As I wrote in The Pitch, no other movie straddles the line between art-house ambition and easy-to-approach economy quite like David Lean’s 1945 romantic drama, Brief Encounter. A married doctor (Trevor Howard) and a housewife (Celia Johnson) meet in a train station and share an immediate attraction but dare not act on it.
New on Blu-ray from The Criterion Collection, this Noël Coward adaptation is a gorgeously shot slice of cinematic heartbreak that will no doubt delight Downton Abbey fans who still crave doses of unspoken passion and polite English manners.
It is the best movie to come from the longtime Lean-Coward partnership, chronicled in the four-Blu-ray box set David Lean Directs Noël Coward. Brief Encounter is a romantic drama that seems simple on the surface, but even in the face of the extra-marital affair at is heart, it has a heightened sense of morality.
Like the Oscar-wining Iranian drama A Separation, Brief Encounter presents you with some very sympathetic people caught up in some morally challenging predicaments. The story structure of Brief Encounter is efficient and exquisite, and comes in at a lean (no pun intended) 86 minutes, a far cry from Lean’s later epics Lawrence of Arabia and Bridge On the River Kwai.
The affair begun by Johnson and Howard is borne out of needs that their own spouses just can’t deliver — and the need for something adventurous in one’s life. It stands out as one of the defining statements — if not the defining statement — on the classic British attitude, one where decorum trumps inner passion and turmoil.
Lean uses flashbacks to great effect, illuminating seemingly unimportant moments later in the movie with high drama. Johnson’s voice-over is very unique in its naked honesty, and the camera takes on the role of showing what Johnson is thinking at any given moment — especially as the world whizzes by, uncaring. Brief Encounter makes an illicit love affair more than that, giving the doomed romance more of a soul than a thousand tragic romances since then.
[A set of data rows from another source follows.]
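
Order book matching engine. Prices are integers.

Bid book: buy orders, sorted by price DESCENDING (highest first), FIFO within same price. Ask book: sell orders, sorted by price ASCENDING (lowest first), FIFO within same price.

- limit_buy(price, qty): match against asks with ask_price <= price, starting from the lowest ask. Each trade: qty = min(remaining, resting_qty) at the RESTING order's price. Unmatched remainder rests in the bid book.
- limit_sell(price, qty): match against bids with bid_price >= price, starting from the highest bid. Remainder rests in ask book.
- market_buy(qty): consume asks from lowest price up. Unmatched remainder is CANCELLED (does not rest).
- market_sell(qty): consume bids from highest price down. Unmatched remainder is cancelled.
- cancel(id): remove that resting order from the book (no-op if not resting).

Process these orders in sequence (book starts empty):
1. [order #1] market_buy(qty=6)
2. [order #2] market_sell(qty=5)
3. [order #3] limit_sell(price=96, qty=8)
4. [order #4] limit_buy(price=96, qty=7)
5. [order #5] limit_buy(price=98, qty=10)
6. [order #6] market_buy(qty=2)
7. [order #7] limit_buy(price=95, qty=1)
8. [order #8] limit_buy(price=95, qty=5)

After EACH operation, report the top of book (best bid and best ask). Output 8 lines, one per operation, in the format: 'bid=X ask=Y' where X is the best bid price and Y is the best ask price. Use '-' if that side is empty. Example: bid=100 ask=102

After op 1 [order #1] market_buy(qty=6): fills=none; bids=[-] asks=[-]
After op 2 [order #2] market_sell(qty=5): fills=none; bids=[-] asks=[-]
After op 3 [order #3] limit_sell(price=96, qty=8): fills=none; bids=[-] asks=[#3:8@96]
After op 4 [order #4] limit_buy(price=96, qty=7): fills=#4x#3:7@96; bids=[-] asks=[#3:1@96]
After op 5 [order #5] limit_buy(price=98, qty=10): fills=#5x#3:1@96; bids=[#5:9@98] asks=[-]
After op 6 [order #6] market_buy(qty=2): fills=none; bids=[#5:9@98] asks=[-]
After op 7 [order #7] limit_buy(price=95, qty=1): fills=none; bids=[#5:9@98 #7:1@95] asks=[-]
After op 8 [order #8] limit_buy(price=95, qty=5): fills=none; bids=[#5:9@98 #7:1@95 #8:5@95] asks=[-]

Answer: bid=- ask=-
bid=- ask=-
bid=- ask=96
bid=- ask=96
bid=98 ask=-
bid=98 ask=-
bid=98 ask=-
bid=98 ask=-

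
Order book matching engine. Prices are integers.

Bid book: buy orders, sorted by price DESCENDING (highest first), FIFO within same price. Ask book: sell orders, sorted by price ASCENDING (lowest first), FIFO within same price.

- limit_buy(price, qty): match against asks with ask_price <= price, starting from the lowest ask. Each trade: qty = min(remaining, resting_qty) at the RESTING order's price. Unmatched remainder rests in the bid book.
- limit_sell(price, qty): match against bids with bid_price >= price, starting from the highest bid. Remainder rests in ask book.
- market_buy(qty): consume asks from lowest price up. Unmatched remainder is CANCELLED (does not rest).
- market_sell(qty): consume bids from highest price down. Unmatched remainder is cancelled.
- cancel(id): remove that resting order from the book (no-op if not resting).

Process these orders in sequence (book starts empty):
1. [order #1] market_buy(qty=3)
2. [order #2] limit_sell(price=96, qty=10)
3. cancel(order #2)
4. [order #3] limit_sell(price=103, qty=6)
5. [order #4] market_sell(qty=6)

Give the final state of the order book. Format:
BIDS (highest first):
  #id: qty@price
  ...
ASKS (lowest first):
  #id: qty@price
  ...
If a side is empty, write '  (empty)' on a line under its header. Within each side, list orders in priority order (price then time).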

The cinematography has dark noir overtones and makes great use of shadow. The beautiful black-and-white cinematography from Robert Krasker looks fantastic on Blu-ray, digitally transferred from the BFI National Archive’s 2008 restoration.
Included on this Criterion Blu-ray is a superb audio commentary from film historian Bruce Eder that’s appeared on every version of this release since 2000. A 1971 one-hour TV documentary on David Lean’s career called David Lean: A Self Portrait also appears, featuring lengthy interview segments with Lean himself. A Profile of “Brief Encounter,” is a 25-minute doc from 2000 on the making of the film with newer interviews (including legendary producer Ronald Neame), and there’s a newer 12-minute 2012 interview with Noël Coward scholar Barry Day.